There is a new tendency in cybersecurity named Zero Trust which I believe was initially developed by Google and became the baseline of their services. It means that users and services are constantly being questioned and that persistent identification is needed.
This superseded the previous concept of the trusted boundary, where after a user made it through the network boundary, she/he was trusted.
While zero trust becomes mainstream, we rely on the boundary provided by the service providers when we connect to the internet. We also trust that malicious actors outside of our local network can not make it through this boundary. Now, a few cybersecurity concerns follow this assumption generally based on a simple concept: How much do you trust your service provider?

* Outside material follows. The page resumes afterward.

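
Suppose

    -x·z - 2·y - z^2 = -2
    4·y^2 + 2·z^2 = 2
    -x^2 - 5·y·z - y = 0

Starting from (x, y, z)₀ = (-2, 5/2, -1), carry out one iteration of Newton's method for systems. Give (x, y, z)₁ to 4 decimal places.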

There are several concerns that we should consider and are described next:
Service Provider Equipment
When a service provider sends you the equipment to provide internet service, it is important to understand that the minimum they must provide is a modem. The modem translates the internet signal into the medium of distribution provided by the service provider, such as cable, fiber, or no longer existing phone landline. However, they generally extend their reach with router/wireless capabilities, sometimes for a moderate renting monthly fee.
All this service provider equipment comes pre-configured to allow the user a standard plug & play, but this pre-configuration comes with a risk. What if your device provider, who has a significantly larger footprint than you as a user, gets compromised, and this information gets leaked? At this point, your local network will be exposed and vulnerable.
This brings us to rule number one to protect the boundary of your network:
#1. Never leave any network device owned by your service provider or you with the default password, as this is the first test a malicious actor will try to compromise your network.
This is the #1 basic rule that we all need to follow, but sometimes, your service provider may have access to your network information. Therefore, this brings us to the next section.
User-Owned Equipment
To protect the boundary of your network, it is important not to rely on the equipment provided by your service provider. Therefore, the next rule should be considered:
#2. Purchase your network router and wireless access point, independent of your service provider, which should be configured at least using rule #1.
This will provide you with the peace of mind that compromise on your service provider are less likely to propagate within your network. Additionally, pre-configurations on service providers that may be vulnerable and publicly known will also be avoided by the additional layer of protection provided by your own device.
While this is a good practice, do not forget that a proper configuration of your devices is key to provide a good cybersecurity posture.